Stéphane Bourriaux

Pensées photographiques

Eve – premiere partie

Janvier 2005 – Champs Elysées – Paris

Encore une photographie qui date de cette époque qui semble si lointaine, mais ne l’est pas tant que ça. C’était un vendredi matin de janvier 2005. J’étais revenu la veille d’un séjour à Bruxelles. La première fois en 3ans que je m’offrais plus que cinq jours de vacances d’affilée. Il pleuvait depuis la veille, comme souvent en région parisienne en janvier. C’était cette petite pluie que je qualifierais de « parisienne ». Ni trop violente et sans être du crachin, peu ou pas de vent qui pourrait la rendre désagréable. Le genre de pluie que je regardais tomber au sol pendant des heures par la fenêtre de ma chambre étant enfant puis adolescent.

J’étais levé tôt et je pensais à cette image qui me trottait dans la tête depuis des semaines. Cette image d’une jeune femme sous la pluie , le maquillage dégoulinant, et hurlant la colère d’un chagrin d’amour à un ciel qui ne l’entendait pas (OK, ça ne s’est pas vraiment terminé ainsi). C’était peut-être le jour pour la faire cette photo. 

Il me fallait une modèle.
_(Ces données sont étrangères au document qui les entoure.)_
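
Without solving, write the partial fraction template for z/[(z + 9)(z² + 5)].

Linear + irreducible quadratic: P/(z + 9) + (Qz + R)/(z² + 5)


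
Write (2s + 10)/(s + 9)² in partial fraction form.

(2s + 10) = α(s + 9) + β. At s = -9: β = 2·(-9) + 10 = -8. Coeff of s: α = 2
Result: 2/(s + 9) - 8/(s + 9)²


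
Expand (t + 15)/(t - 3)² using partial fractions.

(t + 15) = α(t - 3) + β. At t = 3: β = 1·3 + 15 = 18. Coeff of t: α = 1
Result: 1/(t - 3) + 18/(t - 3)²


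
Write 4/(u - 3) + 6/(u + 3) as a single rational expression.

Common denominator (u - 3)(u + 3). Numerator: 4(u + 3) + 6(u - 3) = (4u + 12) + (6u - 18) = 10u - 6
Result: (10u - 6)/[(u - 3)(u + 3)]


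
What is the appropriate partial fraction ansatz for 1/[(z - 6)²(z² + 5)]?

Repeated linear + quadratic: P/(z - 6) + Q/(z - 6)² + (Rz + S)/(z² + 5)


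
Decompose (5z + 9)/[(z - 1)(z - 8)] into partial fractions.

At z=1: A = (5·1 + 9)/(1 - 8) = -2. At z=8: B = (5·8 + 9)/(8 - 1) = 7
Result: -2/(z - 1) + 7/(z - 8)


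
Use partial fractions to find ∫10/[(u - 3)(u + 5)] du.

Decompose: 10/[(u - 3)(u + 5)] = (5/4)/(u - 3) - (5/4)/(u + 5). Integrate each term: (5/4) ln|(u - 3)| - (5/4) ln|(u + 5)| + C


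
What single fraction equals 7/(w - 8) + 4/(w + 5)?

Common denominator (w - 8)(w + 5). Numerator: 7(w + 5) + 4(w - 8) = (7w + 35) + (4w - 32) = 11w + 3
Result: (11w + 3)/[(w - 8)(w + 5)]


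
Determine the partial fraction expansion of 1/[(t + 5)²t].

Cover-up at t=0: R = 1/(0 + 5)² = 1/25. Cover-up at t=-5: Q = 1/(-5 - 0) = -1/5. Comparing t² coeff: P = -R = -1/25
Result: (-1/25)/(t + 5) - (1/5)/(t + 5)² + (1/25)/t


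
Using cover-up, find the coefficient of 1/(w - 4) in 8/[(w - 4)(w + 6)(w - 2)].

Cover (w - 4), set w=4: 8/[(4 + 6)(4 - 2)] = 2/5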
Et c’est là ou je vois que nous avons changé d’époque entretemps. Pas de Facebook, d’Instagram ou autre. Un simple forum de photographie et de critiques d’images ou j’étais très actif. Ce même site internet ou j’ai rencontré plusieurs amis sincères dont deux qui font encore partie de mon entourage proche aujoud’hui. Je poste une annonce, pour l’après-midi même en expliquant simplement « photos sous la pluie ». Il doit être entre 9h00 et 9h30 quand j’appuie sur entrée. 

Vingt minutes après, mon téléphone sonne (mince alors, je ne me souvenais pas avoir laissé cette information sur l’annonce). C’était Eve, une charmante étudiante en théâtre avec qui j’avais fait des photos quelques semaines plus tôt. Elle allait d’ailleurs devenir une bonne amie par la suite.

« J’ai vu ton annonce sur Sans Prétention. Est-ce que tu as trouvé quelqu’un? »

« Oui, je suis en train de lui parler. 13h30 Charles de Gaulle – Etoile sortie « Champs-Elysées »? »

« Super, je dois apporter quelque chose en particulier? »

« Toi, un manteau noir long ou trois quart si tu as ça et du fard noir. »

« Je n’ai pas le fard noir. »

« Pas grave, on achetera ça sur place. »

C’était une autre époque, pas de smartphones et pas de réseaux sociaux. Je sais, je me répète, mais c’est parfois un peu dur de se rendre compte que nous nous sommes entourés et équipés avec autant de technologies qui devaient nous faciliter la vie et nous faire gagner du temps et que nous obtenons l’effet inverse. Pourquoi dis-je ça? Aujourd’hui, essayer ,et surtout réussir, à organiser une séance le jour même est devenu quasi impossible. Des modèles souvent hyper sollicités ou qui jouent les vedettes, le tout , parfois, dans un mélange d’arrogance et de jemenfoutisme déprimant. De nombreux maquilleurs et coiffeurs (d’ailleurs, optimisation de postes oblige, la même personne doit faire les deux maintenant) qui ne sont pas là pour collaborer à un projet mais qui veulent parfois le diriger ou tout bonnement être payés. Ce qui est normal, dans un sens, mais la passion me semble moins présente chez ceux avec qui je discute parfois aujourd’hui qu’avec ceux avec qui je travaillais à l’époque. J’ai néanmoins de la chance d’avoir encore quelques contacts d’il y a 15ans pour me filer un coup de main les rares fois ou j’en ai besoin. Je peux retrouver l’engouement, la spontanéité et, surtout, le manque complet de sérieux qui parfumaient l’atmosphère des séances photo (on dit « photo shoot » maintenant, pardon) que j’organisais.

Bref, le temps de digresser sur les considérations d’un monde qui n’évolue pas sans le sens que je voudrais et il est temps préparer mon sac et de prendre le RER A direction CDG – Etoile. Je sors, Eve est là. Cette charmante petite blonde au visage si attendrissant et mignon, et pourtant si expressif. Son sourire espiègle au visage, je m’attends à qu’elle me balance une vanne d’autodérision sur les blondes, ce qu’elle ne fera pas. Allons-y donc.